🤖 AI Summary
This work addresses the limitations of conventional multimodal deepfake detection methods, particularly insufficient feature extraction and misalignment between modalities, by proposing a multiscale cross-modal Transformer-based detection framework. The approach integrates a multiscale self-attention mechanism to capture both local and global forgery cues and introduces a differential cross-modal attention module to effectively align and fuse audio-visual features, thereby enhancing the discriminability of forgery traces. Experimental results on the FakeAVCeleb dataset demonstrate that the proposed method significantly improves detection performance, underscoring its effectiveness and state-of-the-art capability in multimodal deepfake identification.
📝 Abstract
Audio-visual deepfake detection typically employs a complementary multi-modal model to check the forgery traces in the video.

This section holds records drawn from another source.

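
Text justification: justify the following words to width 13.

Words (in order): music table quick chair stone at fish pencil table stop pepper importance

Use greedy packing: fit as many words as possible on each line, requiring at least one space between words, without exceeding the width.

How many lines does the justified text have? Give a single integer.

Answer: 6

Derivation:
Line 1: ['music', 'table'] (min_width=11, slack=2)
Line 2: ['quick', 'chair'] (min_width=11, slack=2)
Line 3: ['stone', 'at', 'fish'] (min_width=13, slack=0)
Line 4: ['pencil', 'table'] (min_width=12, slack=1)
Line 5: ['stop', 'pepper'] (min_width=11, slack=2)
Line 6: ['importance'] (min_width=10, slack=3)
Total lines: 6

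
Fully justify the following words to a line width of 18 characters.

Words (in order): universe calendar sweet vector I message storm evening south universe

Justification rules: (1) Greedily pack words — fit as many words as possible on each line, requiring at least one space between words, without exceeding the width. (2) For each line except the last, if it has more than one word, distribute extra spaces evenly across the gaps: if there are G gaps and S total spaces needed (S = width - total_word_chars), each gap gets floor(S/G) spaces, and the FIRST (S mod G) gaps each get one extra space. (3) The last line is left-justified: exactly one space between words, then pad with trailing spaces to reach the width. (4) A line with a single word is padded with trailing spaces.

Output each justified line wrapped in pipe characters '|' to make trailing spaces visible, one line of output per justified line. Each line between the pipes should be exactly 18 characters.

Answer: |universe  calendar|
|sweet   vector   I|
|message      storm|
|evening      south|
|universe          |

Derivation:
Line 1: ['universe', 'calendar'] (min_width=17, slack=1)
Line 2: ['sweet', 'vector', 'I'] (min_width=14, slack=4)
Line 3: ['message', 'storm'] (min_width=13, slack=5)
Line 4: ['evening', 'south'] (min_width=13, slack=5)
Line 5: ['universe'] (min_width=8, slack=10)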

These methods primarily extract forgery traces through audio-visual alignment, which results from the inconsistency between audio and video modalities. However, the traditional multi-modal forgery detection method has the problem of insufficient feature extraction and modal alignment deviation. To address this, we propose a multi-scale cross-modal transformer encoder (MSCT) for deepfake detection. Our approach includes a multi-scale self-attention to integrate the features of adjacent embeddings and a differential cross-modal attention to fuse multi-modal features. Our experiments demonstrate competitive performance on the FakeAVCeleb dataset, validating the effectiveness of the proposed structure.